KIARA: NELAYAN DAN PEREMPUAN NELAYAN BELUM TERLINDUNGI DAN DISEJAHTERAKAN!

Senin, 6 April 2015

Jakarta, Villagerspost.com – Lima bulan sejak Presiden Joko Widodo dilantik oleh Majelis Permusyawaratan Rakyat, selama itu pula nasib nelayan, perempuan nelayan, pembudidaya, petambak garam dan pelestari ekosistem pesisir belum beranjak dari kubangan k(p)emiskinan struktural. Karena itulah, perayaan Hari Nelayan Indonesia ke-55 kali ini mengambil tema “Lindungi dan Sejahterakan Nelayan dan Perempuan Nelayan!”

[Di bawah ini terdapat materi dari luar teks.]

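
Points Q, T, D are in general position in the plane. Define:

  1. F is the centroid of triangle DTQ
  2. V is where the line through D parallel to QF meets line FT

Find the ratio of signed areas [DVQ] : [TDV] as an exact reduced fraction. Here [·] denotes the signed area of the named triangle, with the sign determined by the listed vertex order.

[DVQ]:[TDV] = 1/2

Work in coordinates with Q = (0, 0), T = (1, 0), D = (0, 1).
1. F is the centroid of triangle DTQ ⇒ F = (1/3, 1/3)
2. V is where the line through D parallel to QF meets line FT ⇒ V = (-1/3, 2/3)
2·[DVQ] = 1/3, 2·[TDV] = 2/3
[DVQ]:[TDV] = 1/3:2/3 = 1/2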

Koalisi Rakyat untuk Keadilan Perikanan (KIARA) menginisiasi perayaan Hari Nelayan Indonesia bersama dengan LSM dan organisasi nelayan, perempuan nelayan, petambak garam, pembudidaya dan pelestari ekosistem pesisir lainnya. Sekretaris Jenderal KIARA Abdul Halim  mengatakan, hingga kini elum ada perubahan berarti yang dirasakan oleh nelayan, perempuan nelayan, pembudidaya, petambak garam dan pelestari ekosistem pesisir di 5 bulan pertama pemerintahan Presiden Joko Widodo.

Hal ini disebabkan sedikitnya 5 hal pokok. Pertama, anggaran yang dialokasikan untuk bidang kelautan dan perikanan tidak diarahkan untuk melindungi dan menyejahterakan masyarakat pesisir skala kecil lintas profesi tersebut. Kedua, meluasnya perampasan wilayah pesisir yang menjadi tempat tinggal dan ruang hidup masyarakat. Ketiga, minusnya ruang partisipasi masyarakat nelayan meski di lapangan sudah sangat signifikan kontribusinya.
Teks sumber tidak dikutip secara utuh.